The occasion was the 50-year anniversary of the Battle of Gettysburg.
I envy these men their ability to forget the past, and move on into the future. One wonders why after over 150 years, we insist on encouraging those who would divide us.
We are at war. It appears that we will be for some time. Yet we continue to fight each other.
My family fights among ourselves, but if you attack one of us, the entire family will turn on you.
I grieve for our Republic.
Sam Nelson, Columbus
Regime of fear
John Greenman’s article was appalling, denigrating our President and his trip to South Korea. He says South Koreans fear Trump, thinking him “a little bit nuts,” more than North Korea. This week their only interest is a “massive, 7-day party for people in the fashion industry.” They don’t fear North Korea nor think often of the soldiers keeping watch to protect them.
Yet their fashions, like their popular music, are strictly forbidden in North Korea. The Internet (except for the government’s propaganda-filled “Intranet”) is forbidden, punished with imprisonment and torture.

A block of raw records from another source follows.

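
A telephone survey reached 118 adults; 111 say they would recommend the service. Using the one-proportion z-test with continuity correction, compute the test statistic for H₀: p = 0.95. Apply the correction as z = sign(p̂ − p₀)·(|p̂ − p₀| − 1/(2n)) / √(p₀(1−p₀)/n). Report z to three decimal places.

z = -0.253

p̂ = 111/118 = 0.94068. p̂ − p₀ = -0.009322.
Continuity correction 1/(2n) = 1/236 = 0.004237.
Corrected numerator: |-0.009322| − 0.004237 = 0.005085.
Under H₀, SE = √(p₀(1−p₀)/n) = √(0.95·0.05/118) = √0.000402542 = 0.020063.
z = −0.005085/0.020063 = -0.253.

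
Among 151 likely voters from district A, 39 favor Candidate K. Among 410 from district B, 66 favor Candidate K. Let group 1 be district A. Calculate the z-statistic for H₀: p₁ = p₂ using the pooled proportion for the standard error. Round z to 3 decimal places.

Sample proportions: p̂₁ = 39/151 = 0.25828 and p̂₂ = 66/410 = 0.16098.
Pooled p̂ = (39+66)/(151+410) = 105/561 = 0.18717.
Pooled SE = √[0.1521347·0.00906154] ≈ 0.037129.
z = (p̂₁ − p̂₂)/SE = (0.25828 − 0.16098)/0.037129 = 0.09730/0.037129 = 2.621.

z = 2.621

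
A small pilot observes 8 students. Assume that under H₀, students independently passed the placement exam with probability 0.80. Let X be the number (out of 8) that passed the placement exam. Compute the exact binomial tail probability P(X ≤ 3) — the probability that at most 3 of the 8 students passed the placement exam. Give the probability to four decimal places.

X is binomial with n = 8 and p = 0.80.
P(X ≤ 3) = C(8,0)·0.80^0·0.20^8 + C(8,1)·0.80^1·0.20^7 + C(8,2)·0.80^2·0.20^6 + C(8,3)·0.80^3·0.20^5.
= 0.000003 + 0.000082 + 0.001147 + 0.009175 = 0.0104.

P = 0.0104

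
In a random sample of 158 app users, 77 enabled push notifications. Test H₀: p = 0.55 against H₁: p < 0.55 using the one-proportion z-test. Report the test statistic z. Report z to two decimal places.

z = -1.58

With x = 77 successes in n = 158, p̂ = 0.48734.
Null standard error: √(0.55·0.45/158) = √0.001566456 = 0.039578.
z = (0.48734 − 0.55)/0.039578 = -0.06266/0.039578 = -1.58.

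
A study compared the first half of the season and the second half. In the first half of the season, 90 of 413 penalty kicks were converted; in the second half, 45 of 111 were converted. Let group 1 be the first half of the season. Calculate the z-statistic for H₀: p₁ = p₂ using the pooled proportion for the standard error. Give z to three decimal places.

p̂₁ = 90/413 = 0.21792, p̂₂ = 45/111 = 0.40541.
Pooled p̂ = (90+45)/(413+111) = 135/524 = 0.25763.
Pooled SE = √[0.1912585·0.01143032] ≈ 0.046756.
z = (p̂₁ − p̂₂)/SE = (0.21792 − 0.40541)/0.046756 = -0.18749/0.046756 = -4.010.

z = -4.010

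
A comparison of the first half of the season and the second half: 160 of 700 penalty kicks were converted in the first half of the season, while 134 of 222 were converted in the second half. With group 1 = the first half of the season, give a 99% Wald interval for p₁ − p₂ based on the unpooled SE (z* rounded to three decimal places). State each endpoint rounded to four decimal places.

(-0.4690, -0.2811)

p̂₁ = 160/700 = 0.22857, p̂₂ = 134/222 = 0.60360; p̂₁ − p̂₂ = -0.37503.
SE = √(0.000251895 + 0.001077776) = √0.001329671 = 0.036465.
For 99% confidence, z* = 2.576. Margin = 2.576·0.036465 = 0.09393.
Interval: -0.37503 ± 0.09393 → (-0.4690, -0.2811).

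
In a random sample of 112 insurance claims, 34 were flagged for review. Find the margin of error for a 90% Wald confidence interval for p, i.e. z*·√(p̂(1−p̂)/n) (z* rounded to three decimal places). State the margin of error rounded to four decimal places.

ME = 0.0715

With x = 34 successes in n = 112, p̂ = 0.30357.
Standard error of p̂: √(0.211416/112) = √0.001887641 = 0.043447.
For 90% confidence, z* = 1.645.
Margin of error = z*·SE = 1.645 × 0.043447 = 0.0715.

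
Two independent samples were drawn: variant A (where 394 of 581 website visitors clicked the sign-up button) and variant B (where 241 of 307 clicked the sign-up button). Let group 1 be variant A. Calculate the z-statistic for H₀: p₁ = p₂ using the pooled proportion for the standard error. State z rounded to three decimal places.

p̂₁ = 394/581 = 0.67814, p̂₂ = 241/307 = 0.78502.
Pooled p̂ = (394+241)/(581+307) = 635/888 = 0.71509.
SE = √[p̂(1−p̂)(1/n₁+1/n₂)] = √[0.71509·0.28491·(1/581+1/307)] ≈ 0.031848.
z = -0.10688/0.031848 = -3.356.

z = -3.356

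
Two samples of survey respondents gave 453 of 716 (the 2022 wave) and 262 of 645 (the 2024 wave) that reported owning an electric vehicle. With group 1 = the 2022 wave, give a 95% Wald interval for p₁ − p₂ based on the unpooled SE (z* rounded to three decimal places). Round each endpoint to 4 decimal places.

(0.1747, 0.2783)

p̂₁ = 0.63268, p̂₂ = 0.40620, so the observed difference is 0.22648.
SE = √(0.000324575 + 0.000373956) = √0.000698531 = 0.026430.
The 95% critical value is z* = 1.960. Margin of error = 0.05180.
Interval: 0.22648 ± 0.05180 → (0.1747, 0.2783).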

The 2017 Human Rights Watch states that North Korea is “one of the most repressive, authoritarian states in the world,” generating fearful obedience by public executions, arbitrary detention, forced labor, tight travel regulations, and harsh persecutions for those trying to escape. Even contact with religion is forbidden. UN officials state that today there are between 86,000 and 120,000 people in political prison camps.
A few facts:
1) Korea’s freedom from Japanese rule was a result of WW II;
2) The Korean people became two ideologically separated countries after the Soviet Union took control of the north.
3) The UN worked for elections and a free government; North Korea refused to take part.
4) 1950: 135,000 North Koreans, aided by China and Russia, invaded South Korea, starting the Korean War.
5) President Truman directed General McArthur to assist the South; 57 countries helped.
6) 54,246 Americans died in that War, and 7,747 Americans are still unaccounted for;
7) Technically, the Korean War has never ended, as the North has never agreed to any peace treaty.
Today the North suffers crippling poverty, few opportunities and a scarcity of food. The “fear” of the South should be directed to the North, not to America.
Dorothy Thompson Doyle, Pine Mountain
Is this progress?
It really is strange when one stops to consider the evolution, purpose and meaning of public housing. At its inception public housing was intended to serve as a temporary living alternative for families having come upon difficult and trying economic times.
Today, with its lavish amenities to include stainless steel appliances, maintained, serviced and replaced as needed by the Housing Authority, along with exercise facilities, it is being interpreted as a source of permanent housing. Gosh, how things have changed, and the dime is on the struggling taxpayer.
Phenix City, for example, is the 15th most populous city in Alabama, but it is ranked 4th in Alabama when considering public housing dependents. Furthermore, two more complexes are under construction or announced. It seems many of us didn't receive the proverbial memo. Times are a-changing indeed.